Нетрудно представить себе внутренний вид этой «пьяной» камеры, когда она переполнена. Нередко здесь затеваются отчаянные схватки, и тогда горе тем из «бесчувственных», кто в общей свалке очутился не под нарами: их немилосердно затопчут. Подобные примеры бывали. Помочь горю в этом случае оказывалось почти невозможным — ни один полицейский служитель не рискнёт войти в «зверинец» в минуту общей травли. Да и всей служительской команды полицейского дома оказалось бы недостаточно для водворения порядку в этой сплошь пьяной компании.
Женское «пьяное» отделение не уступает ни в каком отношении мужскому. Только невообразимый «бабий» визг, писк и истерические завывания служат ей ещё специфическим дополнением.
Кроме «безобразно-пьяных» в собственном смысле, исправно подбираемых на улицах городовыми и дворниками, в «пьяных» камерах пребывают и более или менее постоянные обыватели и, особенно, обывательницы.
Каждый вечер в воротах полицейской части появляется вереница безобразных, избитых, растерзанных «пьянчужек из женского сословия», как называют их сторожа, они, пошатываясь и прихрамывая, сами направляются к знакомым дверям своего ночного приюта. В «пьяной» камере они у себя дома, начальство знает их наперечёт и им „не препятствует". На утро в знак признательности к своему родному пепелищу, они выполняют в камере все нужные домашние работы — выметают и замывают следы вчерашней оргии и затем исчезают до вечера, устремляясь по стогнам [160] Площадям или улицам.
столицы искать себе дневного пропитания.
Пьяные, привозимые сюда, остаются в камерах «до вытрезвления»; но обычаем установлено выдерживать их целые сутки, так что в каждый данный момент «пьяная» камера вмещает в себе живые образцы разных степеней опьянения, которые можно выразить приблизительно в следующей убывающей гамме: «бесчувственный», «растерзанный и дикий», «буйно-пьяный», «просто-пьяный», «весёлый», «почти трезвый» и, наконец, — горемычно ожидающей свободы — «жаждущий опохмелиться».
«Пьяной» камерой заканчивается серия отдельных помещений для арестуемых при полиции.

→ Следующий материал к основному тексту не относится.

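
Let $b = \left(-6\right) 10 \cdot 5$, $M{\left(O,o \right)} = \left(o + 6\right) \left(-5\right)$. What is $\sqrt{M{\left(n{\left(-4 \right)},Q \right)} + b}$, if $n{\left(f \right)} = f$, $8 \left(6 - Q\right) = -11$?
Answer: $\frac{i \sqrt{5870}}{4} \approx 19.154 i$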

Но, понимая более широко слово «арест» к категории помещений для заключённых следует, без существенной натяжки, отнести и так называемый «приёмный покой», имеющийся обязательно при каждом «полицейском доме».
«Приёмный покой», как можно догадаться по самому названию, есть нечто вроде лазарета, устроенного на скорую руку.
Разделённый на две половины, мужскую и женскую, он помещается обыкновенно, в двух, трёх небольших комнатах, в каждой из которых есть достаточно места для трёх, четырёх кроватей. Эти кровати предназначены, главным образом, для случайно заболевших лиц, подобранных на улице и не могущих рассчитывать на более удобный приют. Здесь имеется в виду не лечение больного, ему подают только первоначальную помощь, если помощь ещё возможна, или констатируют факт смерти.
Масса «несчастных случаев», о которых ежедневно дают нам знать газеты, все эти криминальные драмы, которыми кипит суетливая лихорадочная жизнь столицы, заканчиваются обыкновенно здесь — на одной из жёстких коек полицейского покоя. Рабочий, упавший с лесов и размозживший себе череп; девушка, бросившаяся в отчаянии с высоты пятого этажа; подгулявший мастеровой, только что снятый с петли, на которой он хотел удавиться; отставной чиновник, вытащенный из воды, и пьяный фабричный распоровший себе ножом живот, — все эти горемыки, стремглав летевшие в объятия смерти подхватываются на лету «приёмным покоем» полицейского дома и здесь или навсегда закрывают свои отяжелевшие веки, или, возвращённые к жизни, с отрадой ловят заново луч света, блеснувший им сквозь решетчатые окна приёмного покоя.